Each year, the limit on how much of your foreign-earned income may be exempt is adjusted for things like inflation. For the tax year 2022, the limit was $112,000 per person. For 2023, the limit was increased to $120,000 per person. If two people are married, and each have foreign-earned income, they may exclude up to $240,000 for 2023. Many people do not earn six figures a year, and their entire salary might be exempt if it is all considered foreign-earned.

How to Claim Tax Exemptions for Foreign Income

If you have foreign-earned income eligible for exclusion, your next task is figuring out how to use it to your advantage. Taxpayers sometimes mistakenly believe that when income is excluded, it does not need to be reported to the IRS. This is untrue. Do not conceal any income from the IRS without talking to a professional tax accountant first. Your income, though excludable, must be reported to the IRS.

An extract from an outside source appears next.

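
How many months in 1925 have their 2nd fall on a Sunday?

1

Check the 2nd of each month of 1925: Jan 2: Fri, Feb 2: Mon, Mar 2: Mon, Apr 2: Thu, May 2: Sat, Jun 2: Tue, Jul 2: Thu, Aug 2: Sun, Sep 2: Wed, Oct 2: Fri, Nov 2: Mon, Dec 2: Wed.
Sunday occurs in August — 1 month.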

Claiming the tax exemption requires filling out specific forms. Form 2555 is required to claim the foreign-earned income exclusion. While normal tax deadlines apply (the regular deadline for U.S. taxes is April 15), you should be mindful of other deadlines. You might have to submit tax forms in the country where you live, and you should talk to our team about how and when to file.

What to Do if You Are Unsure of How to Handle Foreign Income on Your Taxes

It is understandable to be unsure how to handle your tax situation when you are a U.S. citizen living and working in a different country. Trying to navigate tax exclusions and exemptions might be overwhelming. The IRS is not known for being understanding when people make tax mistakes, and you should talk to our tax accountants for help.

First, you want to make sure that you can claim this tax exclusion at all. Second, if you can claim this exclusion, you want to make sure you exclude the maximum amount of income possible. A tax accountant can help you make the most of this opportunity and claim the maximum income allowable.